Thursday, February 20, 2014

Asking about the thesis: 5 rules, 4 analogies and a self-aware thesis

Before I started writing my thesis, I made a twitter account for it. I recently downloaded the archive of its tweets to my excessive amusement. I forgot at one point it tweeted in frustration:

@JodiesThesis: Also, if you don't want people to ask about me, STOP TALKING ABOUT ME!!!

I am now one of those people who can ask a PhD student (or Masters student) about their thesis without currently working on a thesis myself. Now that I'm on the other side though, the taboo on asking doesn't seem as obvious as when I was inside. 


This Golden Era* PhD Comic says it all really
*Golden Era = before my thesis


A friend just messaged me that she shared my post on "Rules for talking with a thesis writer" to a group of friends recently after explaining that asking about the thesis was not helpful. She was glad to wake the next day to messages of loving support.

So I thought I'd reflect on how I successfully ask about the thesis now that I am not bound by concurrent suffering.


1. I ask when I'm available to listen at length
I ask when I'm catching up for coffee, not when I'm chatting on facebook. I ask when I haven't seen them for a while, not when I see them every week.

Marathon runners
...uh, where are the women? That's not supposed to be part of the metaphor

Consider the analogy of the PhD as a marathon. You may have certain checkpoints where you assess how you're going, whether you're ahead or behind your goal time, whether you need to speed up in the next leg, or pace yourself for the end. You don't want to be asked every 100m how it's going. And that's what it can end up with thesis writers - maybe you don't ask every day, but somebody does. And it gets tedious.

2. I ask when I can encourage without dismissing
I tell them they can do it, but I don't deny their fears. I don't broadly sweep it under a generalised opinion that they're smart so therefore they must be able to do it. There are very smart people who have not finished PhDs. An important part of the thesis is managing the stress, guilt, and pressure, not just sitting down and writing endlessly. As I drew at one point, it feels more like battling a dragon than typing.

At the same time I keep an eye out for Impostor Syndrome. Then I ENCOURAGE WITH CAPSLOCK SO THEY HAVE TO BELIEVE ME!

3. I ask after we've talked about other things
The PhD does start to consume you completely and I know in the last month or two before I submitted, I didn't have room in my head to think about other things. My friend and I would be having coffee, talking about other things then zone out and suddenly burst out with an argument we could use in our thesis. We'd nod agreement to each other without really understanding more than vaguely then resume discussing coffee, or annoying people, or the weather, or all the things that will be better once we take over the university.

However here I think the useful analogy is not PhD as a full-time job, but PhD candidate like a stay-at-home parent.

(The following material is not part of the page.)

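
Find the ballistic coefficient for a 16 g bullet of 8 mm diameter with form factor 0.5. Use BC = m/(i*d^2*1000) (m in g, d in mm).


BC = m/(i*d^2*1000) = 16/(0.5 * 8^2 * 1000) = 0.0005

0.0005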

Stay-at-home thesis-writing mum!
Image courtesy of Lean In / Getty Images collaboration to provide non-stereotyped stock photos of women

While they love their child (the thesis), they spend 24 hours a day thinking about it. They have their sympathetic parents group (PG study group/supervision panel/shut up and write crew) to talk to at length about it. And when they go out for coffee with someone from outside that world, it's really really nice to talk about something else for a while. Chances are they'll inevitably draw the conversation back to their Pride And Joy, but that's their choice. 

4. I know when not to ask
I don't ask if I know they're approaching an important deadline. I'll spend a whole hour talking about everything but the thesis - I'll ask about work, the family, the house, anything, because I know they don't need me guilt-tripping them into work.

The white rabbit is the thesis-writer's equivalent of an elephant in the room,
if the elephant was screaming "You're late! You're late! For a very important date!"


5. I ask because I've been there
The exception to the "Don't ask about the thesis" rule is that you can ask if you have first hand experience of writing a thesis.

I don't know exactly why. It's just a fundamental Truth.

However, between you and me, I think that if you take into account everything I've said, you can get away with asking.